The last chapter, ‘Cyber-Citizens’, goes back to the central question of this book: what do new ID systems mean for citizenship? Addressing citizenship as well as democracy, the author argues that ID cards express at least two new senses of citizenship. They speak of the actual forms of governance emerging today, and they also help to create the subject as a citizen, especially through the social and demographic categories by which citizens are sorted. Giving its historical origin, national ID cards have a contradictory relation to citizenship. On the one hand, they represent the tissue linking citizens to their rights and entitlements. On the other hand, they may be experienced as a means to exclude, restrict or prohibit the participation of certain groups. Here ‘sorting systems’ also works; in a globalizing world with high mobility rates, more and more people are associated with states, but not necessarily with nations. As far as citizenship is concerned, the characteristics exhibited by new IDs make it clear that citizenship is generally circumscribed, related to nationality but also to country of origin, ethnicity, gender and even religion. Surveillance, democracy and citizenship are closely connected to national ID systems.
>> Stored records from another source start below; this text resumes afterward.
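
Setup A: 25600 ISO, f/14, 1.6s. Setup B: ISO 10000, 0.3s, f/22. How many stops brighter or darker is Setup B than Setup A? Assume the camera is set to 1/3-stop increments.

Aperture: f/14 → f/16 → f/18 → f/20 → f/22 — 1 1/3 stops stopped down (darker).
Shutter speed: 1.6 → 1.3 → 1 → 0.8 → 0.6 → 0.5 → 0.4 → 0.3 — 2 1/3 stops faster (darker).
ISO: 25600 → 20000 → 16000 → 12800 → 10000 — 1 1/3 stops lower (darker).
Net: −1 1/3 −2 1/3 −1 1/3 = −5 stops.

5 stops darker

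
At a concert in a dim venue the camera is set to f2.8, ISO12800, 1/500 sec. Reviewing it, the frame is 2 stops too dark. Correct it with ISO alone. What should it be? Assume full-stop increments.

ISO 51200

Underexposed by 2 stops → need 2 stops brighter.
ISO: 12800 → 25600 → 51200.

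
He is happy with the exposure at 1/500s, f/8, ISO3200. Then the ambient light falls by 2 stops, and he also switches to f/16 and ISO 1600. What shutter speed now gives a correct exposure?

Scene light: 2 stops darker.
Aperture: f/8 → f/11 → f/16 — 2 stops stopped down (darker).
ISO: 3200 → 1600 — 1 stop lower (darker).
Net so far: 5 stops darker. Shutter speed: 1/500 → 1/250 → 1/125 → 1/60 → 1/30 → 1/15.

1/15s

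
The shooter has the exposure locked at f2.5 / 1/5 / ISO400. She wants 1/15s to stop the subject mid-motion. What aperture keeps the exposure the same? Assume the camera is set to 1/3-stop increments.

Shutter speed: 1/5 → 1/6 → 1/8 → 1/10 → 1/13 → 1/15 — 1 2/3 stops shorter (darker).
Need 1 2/3 stops brighter from the aperture: f/2.5 → f/2.2 → f/2 → f/1.8 → f/1.6 → f/1.4.

f/1.4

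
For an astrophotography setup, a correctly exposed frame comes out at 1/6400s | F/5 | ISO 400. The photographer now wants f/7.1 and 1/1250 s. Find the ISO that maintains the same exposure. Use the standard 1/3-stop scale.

ISO 160

Aperture: f/5 → f/5.6 → f/6.3 → f/7.1 — 1 stop smaller aperture (darker).
Shutter speed: 1/6400 → 1/5000 → 1/4000 → 1/3200 → 1/2500 → 1/2000 → 1/1600 → 1/1250 — 2 1/3 stops longer (brighter).
Net change so far: 1 1/3 stops brighter. Offset with the ISO: 400 → 320 → 250 → 200 → 160.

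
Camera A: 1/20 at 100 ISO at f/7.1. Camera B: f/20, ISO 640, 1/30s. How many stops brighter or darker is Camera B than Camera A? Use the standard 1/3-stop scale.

Aperture: f/7.1 → f/8 → f/9 → f/10 → f/11 → f/13 → f/14 → f/16 → f/18 → f/20 — 3 stops narrower (darker).
Shutter speed: 1/20 → 1/25 → 1/30 — 2/3 stop faster (darker).
ISO: 100 → 125 → 160 → 200 → 250 → 320 → 400 → 500 → 640 — 2 2/3 stops higher (brighter).
Net: −3 −2/3 +2 2/3 = −1 stop.

1 stop darker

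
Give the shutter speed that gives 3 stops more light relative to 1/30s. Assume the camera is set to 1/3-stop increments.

1/4s

Shutter speed: 1/30 → 1/25 → 1/20 → 1/15 → 1/13 → 1/10 → 1/8 → 1/6 → 1/5 → 1/4 — 3 stops slower (brighter).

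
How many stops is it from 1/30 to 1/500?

1/30 → 1/60 → 1/125 → 1/250 → 1/500 — count the steps: 4 stops.

4 stops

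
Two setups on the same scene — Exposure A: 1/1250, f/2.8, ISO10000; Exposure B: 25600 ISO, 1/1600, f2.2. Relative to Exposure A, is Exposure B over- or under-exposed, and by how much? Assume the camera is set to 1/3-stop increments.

Aperture: f/2.8 → f/2.5 → f/2.2 — 2/3 stop wider (brighter).
Shutter speed: 1/1250 → 1/1600 — 1/3 stop shorter (darker).
ISO: 10000 → 12800 → 16000 → 20000 → 25600 — 1 1/3 stops higher (brighter).
Net: +2/3 −1/3 +1 1/3 = +1 2/3 stops.

1 2/3 stops brighter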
Written in an accessible language, this book should be useful for both specialists and general readers, including sociologists, historians and social activists. It explores the contradictory relationship of citizenship and surveillance, and in the process shows that the technology that secures citizenship identification can also be a means of surveillance combining every piece of personal information unlocked by a national ID card. Moreover, arguing that national ID systems are sought not only in the dual relationship between a state and citizen but also in collaborations of industrial firms, banks and consumers (‘card cartels’), this book offers new perspectives in studies of surveillance, migration and nationalism. It may be seen as a variation on Foucault’s study of governmentality, paying more attention to small, mundane innovations that can be used by states, churches and global corporations.
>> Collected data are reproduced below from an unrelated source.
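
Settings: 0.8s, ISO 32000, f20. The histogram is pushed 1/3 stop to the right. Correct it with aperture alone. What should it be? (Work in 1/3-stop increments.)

f/22

Overexposed by 1/3 stop → need 1/3 stop darker.
Aperture: f/20 → f/22.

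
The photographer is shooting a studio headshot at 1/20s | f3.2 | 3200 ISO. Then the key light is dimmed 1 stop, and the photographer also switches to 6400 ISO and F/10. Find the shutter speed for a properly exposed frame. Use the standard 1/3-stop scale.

Scene light: 1 stop darker.
ISO: 3200 → 4000 → 5000 → 6400 — 1 stop raised (brighter).
Aperture: f/3.2 → f/3.5 → f/4 → f/4.5 → f/5 → f/5.6 → f/6.3 → f/7.1 → f/8 → f/9 → f/10 — 3 1/3 stops smaller aperture (darker).
Net so far: 3 1/3 stops darker. Shutter speed: 1/20 → 1/15 → 1/13 → 1/10 → 1/8 → 1/6 → 1/5 → 1/4 → 0.3 → 0.4 → 0.5.

0.5 s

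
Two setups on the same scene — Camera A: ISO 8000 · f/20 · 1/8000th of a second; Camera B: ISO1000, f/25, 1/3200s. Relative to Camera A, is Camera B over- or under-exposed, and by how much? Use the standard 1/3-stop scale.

Aperture: f/20 → f/22 → f/25 — 2/3 stop narrower (darker).
Shutter speed: 1/8000 → 1/6400 → 1/5000 → 1/4000 → 1/3200 — 1 1/3 stops longer (brighter).
ISO: 8000 → 6400 → 5000 → 4000 → 3200 → 2500 → 2000 → 1600 → 1250 → 1000 — 3 stops lower (darker).
Net: −2/3 +1 1/3 −3 = −2 1/3 stops.

2 1/3 stops darker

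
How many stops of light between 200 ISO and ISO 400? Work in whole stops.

200 → 400 — count the steps: 1 stop.

1 stop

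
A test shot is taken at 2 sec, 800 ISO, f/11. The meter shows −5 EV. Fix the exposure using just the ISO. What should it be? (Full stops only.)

Underexposed by 5 stops → need 5 stops brighter.
ISO: 800 → 1600 → 3200 → 6400 → 12800 → 25600.

ISO 25600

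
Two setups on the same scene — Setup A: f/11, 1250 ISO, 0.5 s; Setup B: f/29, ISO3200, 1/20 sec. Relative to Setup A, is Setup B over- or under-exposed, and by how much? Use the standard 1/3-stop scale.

4 2/3 stops darker

Aperture: f/11 → f/13 → f/14 → f/16 → f/18 → f/20 → f/22 → f/25 → f/29 — 2 2/3 stops stopped down (darker).
Shutter speed: 0.5 → 0.4 → 0.3 → 1/4 → 1/5 → 1/6 → 1/8 → 1/10 → 1/13 → 1/15 → 1/20 — 3 1/3 stops shorter (darker).
ISO: 1250 → 1600 → 2000 → 2500 → 3200 — 1 1/3 stops raised (brighter).
Net: −2 2/3 −3 1/3 +1 1/3 = −4 2/3 stops.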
It is also worth noting that the author attaches a special weight to the social dimension of sorting out people. No matter how elaborate the biometric identification technology may be, the technology sorts people out largely on the basis of categorization that can never be politically neutral. As the author points out in the last chapter, the criteria of citizenship is always a result of multiple categorizations including nationality, place of origin, religion, race, residence status and so on. Since the author discusses social dimension of identification, it might be regrettable that this book offers little empirical research, thus lacks persuasiveness on how identification technologies and sorting systems work out in practice.